福田康夫首相は17日午後、都内で主要8カ国通信社のインタビューに応
じ、消費税について「日本は世界有数の高齢化社会だ。その国が5%でや
っている。だからこれだけ財政赤字を背負っている。その辺のところを決
断しないといけない。大事な時期だ」と述べ、税率引き上げは不可避との
認識を表明。決断の時期を探っていることを示唆した。今秋の税制抜本改
革では、首相が打ち出した道路特定財源一般財源化の具体化が課題とな
る。加えて、基礎年金の国庫負担割合を3分の1から2分の1に2009
年度から拡大するため、消費税を含む幅広い検討が必要となる。首相の発
言は消費税増税を排除せず、本格的に議論する意向を示したものだ。首相
は同時に、「国民世論がどう反応するか一生懸命考えている」と述べ、世
論の動向を慎重に見極める考えも示した。首相は一般財源化に当たって、
少子高齢化や環境問題への対策を重視するとしている。首相としては、こ
うした方針を貫くことで消費税上げに国民の理解を得たい考えとみられる。

 

異例の長期政権を築いた小泉元首相も、在任中は消費税については自らの
言葉では語らずに、ただ先送りしてきたばかりであったが、福田首相が消
費税の税率引き上げの不可避を明言したことで、そう遠くないタイミング
での引き上げが見えてきた。国民世論としては、ただでさえガソリンや食
品の価格が上がっていると言うのに、増税とは何事かと言ったところであ
ろう。それだけに増税を打ち出した後、解散・総選挙となれば与党の大敗
は避けられない。それでも、あくまで首相主導でやるのだとすれば、与党
からは福田降ろしの動きが出てくるのではないか。税金の無駄遣いを無く
し、少しでも健全な収支に近付けた上で、引き上げた消費税は社会保障
に充てるのが理想だろうが、この無駄遣いが相当に根が深いものとなって
いる。
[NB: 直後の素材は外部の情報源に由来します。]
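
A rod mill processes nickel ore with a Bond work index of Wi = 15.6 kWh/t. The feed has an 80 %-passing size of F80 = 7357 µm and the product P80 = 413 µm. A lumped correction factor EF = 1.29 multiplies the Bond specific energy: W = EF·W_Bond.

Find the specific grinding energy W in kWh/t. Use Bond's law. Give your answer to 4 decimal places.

Bond: W = 10·Wi·(1/√P80 − 1/√F80)
1/√413 = 0.049207;  1/√7357 = 0.011659
W = 10·15.6·(0.049207 − 0.011659) = 5.8575 kWh/t
With EF = 1.29: W = 5.8575·1.29 = 7.5562 kWh/t

W = 7.5562 kWh/t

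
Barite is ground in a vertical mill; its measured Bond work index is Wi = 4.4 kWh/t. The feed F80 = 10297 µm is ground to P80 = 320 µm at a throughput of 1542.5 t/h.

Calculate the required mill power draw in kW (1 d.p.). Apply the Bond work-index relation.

W = 10 Wi / √P80 − 10 Wi / √F80
W = 10·4.4·(1/√320 − 1/√10297) = 10·4.4·(0.046047) = 2.0261 kWh/t
Mill draw = 2.0261 × 1542.5 = 3125.2 kW

P = 3125.2 kW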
官僚の聖域に手を突っ込んで、その根を引き抜くくらいの気概があ
れば、福田首相の消費税引き上げ構想も少しは理解が得られるのではなか
ろうか。もはや反転上昇の目が消えたかに見える福田政権で、懸案事項に
ついて一定の目処をつけて、頃合いをみて総辞職、新しい首相の下で解散
総選挙で過半数は確保、とのシナリオが成立するかは、この引き上げ発言
に対する世論の反応でわかるであろう。